IMPACT OF NON-LINEAR VOLATILITY IN STOCK-SPECIFIC RISK ON THE TURNOVER OF ACTIVELY MANAGED PORTFOLIOS Cover Image

IMPACT OF NON-LINEAR VOLATILITY IN STOCK-SPECIFIC RISK ON THE TURNOVER OF ACTIVELY MANAGED PORTFOLIOS
IMPACT OF NON-LINEAR VOLATILITY IN STOCK-SPECIFIC RISK ON THE TURNOVER OF ACTIVELY MANAGED PORTFOLIOS

Author(s): Plamen Patev, Kaloyan Petkov
Subject(s): Economy, Business Economy / Management, Human Resources in Economy
Published by: Udruženje ekonomista i menadžera Balkana
Keywords: turnover;non-linear risk;transaction costs;alpha;
Summary/Abstract: Active investment has been established as one attractive approach for portfolio management. In order to achieve additional return – alpha, it requires investors to rebalance their portfolios often and to apply it for broader set of assets. However, as a result of such strategy portfolios could be exposed to an enormous turnover which leads to higher transaction costs. In many cases models with proven high-quality fail to provide the projected alpha because of alpha decaying caused by transaction costs of high turnover.

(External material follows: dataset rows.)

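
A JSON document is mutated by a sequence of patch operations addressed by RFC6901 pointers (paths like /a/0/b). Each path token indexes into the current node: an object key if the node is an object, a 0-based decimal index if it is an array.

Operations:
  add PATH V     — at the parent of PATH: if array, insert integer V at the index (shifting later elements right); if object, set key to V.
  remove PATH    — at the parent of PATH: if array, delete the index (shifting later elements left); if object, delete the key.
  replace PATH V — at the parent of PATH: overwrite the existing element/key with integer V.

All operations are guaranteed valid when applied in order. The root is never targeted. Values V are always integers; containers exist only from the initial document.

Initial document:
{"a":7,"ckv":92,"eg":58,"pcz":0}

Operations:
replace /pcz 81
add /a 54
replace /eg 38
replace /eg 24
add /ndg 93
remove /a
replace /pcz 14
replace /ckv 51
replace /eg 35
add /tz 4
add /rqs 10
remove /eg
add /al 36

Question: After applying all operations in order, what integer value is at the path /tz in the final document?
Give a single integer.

Answer: 4

Derivation:
After op 1 (replace /pcz 81): {"a":7,"ckv":92,"eg":58,"pcz":81}
After op 2 (add /a 54): {"a":54,"ckv":92,"eg":58,"pcz":81}
After op 3 (replace /eg 38): {"a":54,"ckv":92,"eg":38,"pcz":81}
After op 4 (replace /eg 24): {"a":54,"ckv":92,"eg":24,"pcz":81}
After op 5 (add /ndg 93): {"a":54,"ckv":92,"eg":24,"ndg":93,"pcz":81}
After op 6 (remove /a): {"ckv":92,"eg":24,"ndg":93,"pcz":81}
After op 7 (replace /pcz 14): {"ckv":92,"eg":24,"ndg":93,"pcz":14}
After op 8 (replace /ckv 51): {"ckv":51,"eg":24,"ndg":93,"pcz":14}
After op 9 (replace /eg 35): {"ckv":51,"eg":35,"ndg":93,"pcz":14}
After op 10 (add /tz 4): {"ckv":51,"eg":35,"ndg":93,"pcz":14,"tz":4}
After op 11 (add /rqs 10): {"ckv":51,"eg":35,"ndg":93,"pcz":14,"rqs":10,"tz":4}
After op 12 (remove /eg): {"ckv":51,"ndg":93,"pcz":14,"rqs":10,"tz":4}
After op 13 (add /al 36): {"al":36,"ckv":51,"ndg":93,"pcz":14,"rqs":10,"tz":4}
Value at /tz: 4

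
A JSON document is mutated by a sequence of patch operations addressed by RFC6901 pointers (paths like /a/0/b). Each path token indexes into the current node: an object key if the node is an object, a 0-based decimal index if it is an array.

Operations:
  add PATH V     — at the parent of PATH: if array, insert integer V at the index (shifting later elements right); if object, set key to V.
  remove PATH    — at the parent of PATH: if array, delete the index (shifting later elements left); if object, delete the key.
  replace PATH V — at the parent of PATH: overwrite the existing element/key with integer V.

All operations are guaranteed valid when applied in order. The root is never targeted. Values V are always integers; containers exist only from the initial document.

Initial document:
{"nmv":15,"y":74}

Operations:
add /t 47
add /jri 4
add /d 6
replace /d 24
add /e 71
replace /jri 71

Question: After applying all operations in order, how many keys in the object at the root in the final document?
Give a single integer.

After op 1 (add /t 47): {"nmv":15,"t":47,"y":74}
After op 2 (add /jri 4): {"jri":4,"nmv":15,"t":47,"y":74}
After op 3 (add /d 6): {"d":6,"jri":4,"nmv":15,"t":47,"y":74}
After op 4 (replace /d 24): {"d":24,"jri":4,"nmv":15,"t":47,"y":74}
After op 5 (add /e 71): {"d":24,"e":71,"jri":4,"nmv":15,"t":47,"y":74}
After op 6 (replace /jri 71): {"d":24,"e":71,"jri":71,"nmv":15,"t":47,"y":74}
Size at the root: 6

Answer: 6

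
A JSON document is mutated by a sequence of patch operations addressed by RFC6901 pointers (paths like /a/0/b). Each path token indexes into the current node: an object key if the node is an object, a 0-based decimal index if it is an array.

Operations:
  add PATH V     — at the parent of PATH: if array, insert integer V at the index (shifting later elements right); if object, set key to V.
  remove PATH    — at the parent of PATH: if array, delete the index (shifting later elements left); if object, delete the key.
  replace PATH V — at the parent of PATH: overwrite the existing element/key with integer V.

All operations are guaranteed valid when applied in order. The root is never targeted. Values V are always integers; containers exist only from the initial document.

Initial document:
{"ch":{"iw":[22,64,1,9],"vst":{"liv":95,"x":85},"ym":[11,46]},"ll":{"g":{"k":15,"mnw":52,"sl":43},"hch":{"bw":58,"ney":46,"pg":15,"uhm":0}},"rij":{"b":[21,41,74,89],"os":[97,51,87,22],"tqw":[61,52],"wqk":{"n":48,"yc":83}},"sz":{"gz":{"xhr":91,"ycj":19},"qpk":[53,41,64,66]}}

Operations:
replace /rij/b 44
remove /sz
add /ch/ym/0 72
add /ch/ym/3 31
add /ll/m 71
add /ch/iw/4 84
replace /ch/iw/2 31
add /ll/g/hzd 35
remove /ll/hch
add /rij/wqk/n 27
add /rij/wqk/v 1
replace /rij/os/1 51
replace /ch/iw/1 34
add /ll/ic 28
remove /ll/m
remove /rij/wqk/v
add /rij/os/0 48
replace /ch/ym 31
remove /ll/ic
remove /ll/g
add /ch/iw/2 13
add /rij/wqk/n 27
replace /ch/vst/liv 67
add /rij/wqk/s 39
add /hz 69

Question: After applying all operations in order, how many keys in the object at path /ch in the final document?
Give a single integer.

Answer: 3

Derivation:
After op 1 (replace /rij/b 44): {"ch":{"iw":[22,64,1,9],"vst":{"liv":95,"x":85},"ym":[11,46]},"ll":{"g":{"k":15,"mnw":52,"sl":43},"hch":{"bw":58,"ney":46,"pg":15,"uhm":0}},"rij":{"b":44,"os":[97,51,87,22],"tqw":[61,52],"wqk":{"n":48,"yc":83}},"sz":{"gz":{"xhr":91,"ycj":19},"qpk":[53,41,64,66]}}
After op 2 (remove /sz): {"ch":{"iw":[22,64,1,9],"vst":{"liv":95,"x":85},"ym":[11,46]},"ll":{"g":{"k":15,"mnw":52,"sl":43},"hch":{"bw":58,"ney":46,"pg":15,"uhm":0}},"rij":{"b":44,"os":[97,51,87,22],"tqw":[61,52],"wqk":{"n":48,"yc":83}}}
After op 3 (add /ch/ym/0 72): {"ch":{"iw":[22,64,1,9],"vst":{"liv":95,"x":85},"ym":[72,11,46]},"ll":{"g":{"k":15,"mnw":52,"sl":43},"hch":{"bw":58,"ney":46,"pg":15,"uhm":0}},"rij":{"b":44,"os":[97,51,87,22],"tqw":[61,52],"wqk":{"n":48,"yc":83}}}
After op 4 (add /ch/ym/3 31): {"ch":{"iw":[22,64,1,9],"vst":{"liv":95,"x":85},"ym":[72,11,46,31]},"ll":{"g":{"k":15,"mnw":52,"sl":43},"hch":{"bw":58,"ney":46,"pg":15,"uhm":0}},"rij":{"b":44,"os":[97,51,87,22],"tqw":[61,52],"wqk":{"n":48,"yc":83}}}
After op 5 (add /ll/m 71): {"ch":{"iw":[22,64,1,9],"vst":{"liv":95,"x":85},"ym":[72,11,46,31]},"ll":{"g":{"k":15,"mnw":52,"sl":43},"hch":{"bw":58,"ney":46,"pg":15,"uhm":0},"m":71},"rij":{"b":44,"os":[97,51,87,22],"tqw":[61,52],"wqk":{"n":48,"yc":83}}}
After op 6 (add /ch/iw/4 84): {"ch":{"iw":[22,64,1,9,84],"vst":{"liv":95,"x":85},"ym":[72,11,46,31]},"ll":{"g":{"k":15,"mnw":52,"sl":43},"hch":{"bw":58,"ney":46,"pg":15,"uhm":0},"m":71},"rij":{"b":44,"os":[97,51,87,22],"tqw":[61,52],"wqk":{"n":48,"yc":83}}}
After op 7 (replace /ch/iw/2 31): {"ch":{"iw":[22,64,31,9,84],"vst":{"liv":95,"x":85},"ym":[72,11,46,31]},"ll":{"g":{"k":15,"mnw":52,"sl":43},"hch":{"bw":58,"ney":46,"pg":15,"uhm":0},"m":71},"rij":{"b":44,"os":[97,51,87,22],"tqw":[61,52],"wqk":{"n":48,"yc":83}}}
After op 8 (add /ll/g/hzd 35): {"ch":{"iw":[22,64,31,9,84],"vst":{"liv":95,"x":85},"ym":[72,11,46,31]},"ll":{"g":{"hzd":35,"k":15,"mnw":52,"sl":43},"hch":{"bw":58,"ney":46,"pg":15,"uhm":0},"m":71},"rij":{"b":44,"os":[97,51,87,22],"tqw":[61,52],"wqk":{"n":48,"yc":83}}}
After op 9 (remove /ll/hch): {"ch":{"iw":[22,64,31,9,84],"vst":{"liv":95,"x":85},"ym":[72,11,46,31]},"ll":{"g":{"hzd":35,"k":15,"mnw":52,"sl":43},"m":71},"rij":{"b":44,"os":[97,51,87,22],"tqw":[61,52],"wqk":{"n":48,"yc":83}}}
After op 10 (add /rij/wqk/n 27): {"ch":{"iw":[22,64,31,9,84],"vst":{"liv":95,"x":85},"ym":[72,11,46,31]},"ll":{"g":{"hzd":35,"k":15,"mnw":52,"sl":43},"m":71},"rij":{"b":44,"os":[97,51,87,22],"tqw":[61,52],"wqk":{"n":27,"yc":83}}}
After op 11 (add /rij/wqk/v 1): {"ch":{"iw":[22,64,31,9,84],"vst":{"liv":95,"x":85},"ym":[72,11,46,31]},"ll":{"g":{"hzd":35,"k":15,"mnw":52,"sl":43},"m":71},"rij":{"b":44,"os":[97,51,87,22],"tqw":[61,52],"wqk":{"n":27,"v":1,"yc":83}}}
After op 12 (replace /rij/os/1 51): {"ch":{"iw":[22,64,31,9,84],"vst":{"liv":95,"x":85},"ym":[72,11,46,31]},"ll":{"g":{"hzd":35,"k":15,"mnw":52,"sl":43},"m":71},"rij":{"b":44,"os":[97,51,87,22],"tqw":[61,52],"wqk":{"n":27,"v":1,"yc":83}}}
After op 13 (replace /ch/iw/1 34): {"ch":{"iw":[22,34,31,9,84],"vst":{"liv":95,"x":85},"ym":[72,11,46,31]},"ll":{"g":{"hzd":35,"k":15,"mnw":52,"sl":43},"m":71},"rij":{"b":44,"os":[97,51,87,22],"tqw":[61,52],"wqk":{"n":27,"v":1,"yc":83}}}
After op 14 (add /ll/ic 28): {"ch":{"iw":[22,34,31,9,84],"vst":{"liv":95,"x":85},"ym":[72,11,46,31]},"ll":{"g":{"hzd":35,"k":15,"mnw":52,"sl":43},"ic":28,"m":71},"rij":{"b":44,"os":[97,51,87,22],"tqw":[61,52],"wqk":{"n":27,"v":1,"yc":83}}}
After op 15 (remove /ll/m): {"ch":{"iw":[22,34,31,9,84],"vst":{"liv":95,"x":85},"ym":[72,11,46,31]},"ll":{"g":{"hzd":35,"k":15,"mnw":52,"sl":43},"ic":28},"rij":{"b":44,"os":[97,51,87,22],"tqw":[61,52],"wqk":{"n":27,"v":1,"yc":83}}}
After op 16 (remove /rij/wqk/v): {"ch":{"iw":[22,34,31,9,84],"vst":{"liv":95,"x":85},"ym":[72,11,46,31]},"ll":{"g":{"hzd":35,"k":15,"mnw":52,"sl":43},"ic":28},"rij":{"b":44,"os":[97,51,87,22],"tqw":[61,52],"wqk":{"n":27,"yc":83}}}
After op 17 (add /rij/os/0 48): {"ch":{"iw":[22,34,31,9,84],"vst":{"liv":95,"x":85},"ym":[72,11,46,31]},"ll":{"g":{"hzd":35,"k":15,"mnw":52,"sl":43},"ic":28},"rij":{"b":44,"os":[48,97,51,87,22],"tqw":[61,52],"wqk":{"n":27,"yc":83}}}
After op 18 (replace /ch/ym 31): {"ch":{"iw":[22,34,31,9,84],"vst":{"liv":95,"x":85},"ym":31},"ll":{"g":{"hzd":35,"k":15,"mnw":52,"sl":43},"ic":28},"rij":{"b":44,"os":[48,97,51,87,22],"tqw":[61,52],"wqk":{"n":27,"yc":83}}}
After op 19 (remove /ll/ic): {"ch":{"iw":[22,34,31,9,84],"vst":{"liv":95,"x":85},"ym":31},"ll":{"g":{"hzd":35,"k":15,"mnw":52,"sl":43}},"rij":{"b":44,"os":[48,97,51,87,22],"tqw":[61,52],"wqk":{"n":27,"yc":83}}}
After op 20 (remove /ll/g): {"ch":{"iw":[22,34,31,9,84],"vst":{"liv":95,"x":85},"ym":31},"ll":{},"rij":{"b":44,"os":[48,97,51,87,22],"tqw":[61,52],"wqk":{"n":27,"yc":83}}}
After op 21 (add /ch/iw/2 13): {"ch":{"iw":[22,34,13,31,9,84],"vst":{"liv":95,"x":85},"ym":31},"ll":{},"rij":{"b":44,"os":[48,97,51,87,22],"tqw":[61,52],"wqk":{"n":27,"yc":83}}}
After op 22 (add /rij/wqk/n 27): {"ch":{"iw":[22,34,13,31,9,84],"vst":{"liv":95,"x":85},"ym":31},"ll":{},"rij":{"b":44,"os":[48,97,51,87,22],"tqw":[61,52],"wqk":{"n":27,"yc":83}}}
After op 23 (replace /ch/vst/liv 67): {"ch":{"iw":[22,34,13,31,9,84],"vst":{"liv":67,"x":85},"ym":31},"ll":{},"rij":{"b":44,"os":[48,97,51,87,22],"tqw":[61,52],"wqk":{"n":27,"yc":83}}}
After op 24 (add /rij/wqk/s 39): {"ch":{"iw":[22,34,13,31,9,84],"vst":{"liv":67,"x":85},"ym":31},"ll":{},"rij":{"b":44,"os":[48,97,51,87,22],"tqw":[61,52],"wqk":{"n":27,"s":39,"yc":83}}}
After op 25 (add /hz 69): {"ch":{"iw":[22,34,13,31,9,84],"vst":{"liv":67,"x":85},"ym":31},"hz":69,"ll":{},"rij":{"b":44,"os":[48,97,51,87,22],"tqw":[61,52],"wqk":{"n":27,"s":39,"yc":83}}}
Size at path /ch: 3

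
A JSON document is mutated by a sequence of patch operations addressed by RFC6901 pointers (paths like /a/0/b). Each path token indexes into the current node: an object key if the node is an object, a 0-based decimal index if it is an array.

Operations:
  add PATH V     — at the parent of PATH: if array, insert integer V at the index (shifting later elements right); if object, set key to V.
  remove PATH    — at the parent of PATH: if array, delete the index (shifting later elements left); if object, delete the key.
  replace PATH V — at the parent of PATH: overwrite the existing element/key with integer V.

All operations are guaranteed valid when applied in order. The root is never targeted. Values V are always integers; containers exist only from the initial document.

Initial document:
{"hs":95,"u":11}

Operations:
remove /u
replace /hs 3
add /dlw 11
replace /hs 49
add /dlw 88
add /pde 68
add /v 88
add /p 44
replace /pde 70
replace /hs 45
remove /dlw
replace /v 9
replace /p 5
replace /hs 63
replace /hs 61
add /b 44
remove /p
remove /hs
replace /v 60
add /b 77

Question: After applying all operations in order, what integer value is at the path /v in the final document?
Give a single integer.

Answer: 60

Derivation:
After op 1 (remove /u): {"hs":95}
After op 2 (replace /hs 3): {"hs":3}
After op 3 (add /dlw 11): {"dlw":11,"hs":3}
After op 4 (replace /hs 49): {"dlw":11,"hs":49}
After op 5 (add /dlw 88): {"dlw":88,"hs":49}
After op 6 (add /pde 68): {"dlw":88,"hs":49,"pde":68}
After op 7 (add /v 88): {"dlw":88,"hs":49,"pde":68,"v":88}
After op 8 (add /p 44): {"dlw":88,"hs":49,"p":44,"pde":68,"v":88}
After op 9 (replace /pde 70): {"dlw":88,"hs":49,"p":44,"pde":70,"v":88}
After op 10 (replace /hs 45): {"dlw":88,"hs":45,"p":44,"pde":70,"v":88}
After op 11 (remove /dlw): {"hs":45,"p":44,"pde":70,"v":88}
After op 12 (replace /v 9): {"hs":45,"p":44,"pde":70,"v":9}
After op 13 (replace /p 5): {"hs":45,"p":5,"pde":70,"v":9}
After op 14 (replace /hs 63): {"hs":63,"p":5,"pde":70,"v":9}
After op 15 (replace /hs 61): {"hs":61,"p":5,"pde":70,"v":9}
After op 16 (add /b 44): {"b":44,"hs":61,"p":5,"pde":70,"v":9}
After op 17 (remove /p): {"b":44,"hs":61,"pde":70,"v":9}
After op 18 (remove /hs): {"b":44,"pde":70,"v":9}
After op 19 (replace /v 60): {"b":44,"pde":70,"v":60}
After op 20 (add /b 77): {"b":77,"pde":70,"v":60}
Value at /v: 60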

Our paper is aimed to give more details about influence of stock-specific risk on turnover of active investments. We find that the ratio between target tracking error of the portfolio and stock-specific risk of an important factor in establishing the optimum turnover (and transaction costs). We investigate how this ratio is related with the turnover and how it influences the portfolio optimization process. We prove that changes in stock-specific risk causes managers to rebalance their portfolios in order to achieve their target tracking error. It is shown that these changes occur due to the non-linearity of stock volatility. We use GARCH model to measure the impact of short-term volatility shocks on the turnover of portfolio. Our findings confirm the importance of non-linear volatility for active portfolio turnover. Furthermore, we present empirical example for keeping turnover in desired level by adjusting the target tracking error of the factor portfolio.